Tras toparse con un obstáculo suave pero firme, Yun Che se vio obligado a calmar sus pensamientos y centrarse en el asunto: —¿Qué es exactamente?

—Encontrarte un amuleto protector —dijo Xia Qingyue con la misma suavidad que una brisa—. Tu situación actual es demasiado peligrosa.

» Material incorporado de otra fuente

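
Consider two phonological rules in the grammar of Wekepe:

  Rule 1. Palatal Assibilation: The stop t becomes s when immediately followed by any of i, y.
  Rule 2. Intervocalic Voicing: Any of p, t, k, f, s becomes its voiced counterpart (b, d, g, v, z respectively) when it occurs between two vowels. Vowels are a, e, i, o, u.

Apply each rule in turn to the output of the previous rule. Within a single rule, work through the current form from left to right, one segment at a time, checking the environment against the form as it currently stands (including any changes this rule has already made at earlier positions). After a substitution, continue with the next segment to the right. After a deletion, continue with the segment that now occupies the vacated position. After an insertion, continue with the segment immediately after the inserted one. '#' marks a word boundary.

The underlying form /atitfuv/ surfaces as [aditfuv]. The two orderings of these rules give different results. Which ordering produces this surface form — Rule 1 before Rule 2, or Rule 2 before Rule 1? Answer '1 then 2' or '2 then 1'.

Order 1 then 2:
  1 Palatal Assibilation: [atitfuv] → [asitfuv]
  2 Intervocalic Voicing: [asitfuv] → [azitfuv]
  result: [azitfuv]
Order 2 then 1:
  2 Intervocalic Voicing: [atitfuv] → [aditfuv]
  1 Palatal Assibilation: no change — [aditfuv]
  result: [aditfuv]

2 then 1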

Yun Che no estaba en absoluto de acuerdo con esa frase. Frunció el ceño y dijo: —Qingyue, puede que pienses que soy arrogante, pero en la situación actual... ¿no soy la persona en la posición menos peligrosa del mundo?

Yun Che no estaba hablando sin fundamento. La llegada de Jie Yuan había cambiado por completo las reglas de supervivencia del mundo actual. Aquellos que antes estaban en la cima de la cadena alimenticia se veían obligados a acercarse y halagar a Yun Che para poder sobrevivir.

E incluso si esos dioses demoníacos, al regresar, masacraban a todos los seres vivos del mundo, Yun Che saldría ileso. Tener el Poder del Dios Maligno era secundario; lo crucial era que su vida estaba ligada a Hong'er, y Jie Yuan jamás permitiría que esos dioses demoníacos lo tocaran.

¿Un amuleto protector? ¿Acaso existía en el mundo un amuleto protector más fuerte que Jie Yuan?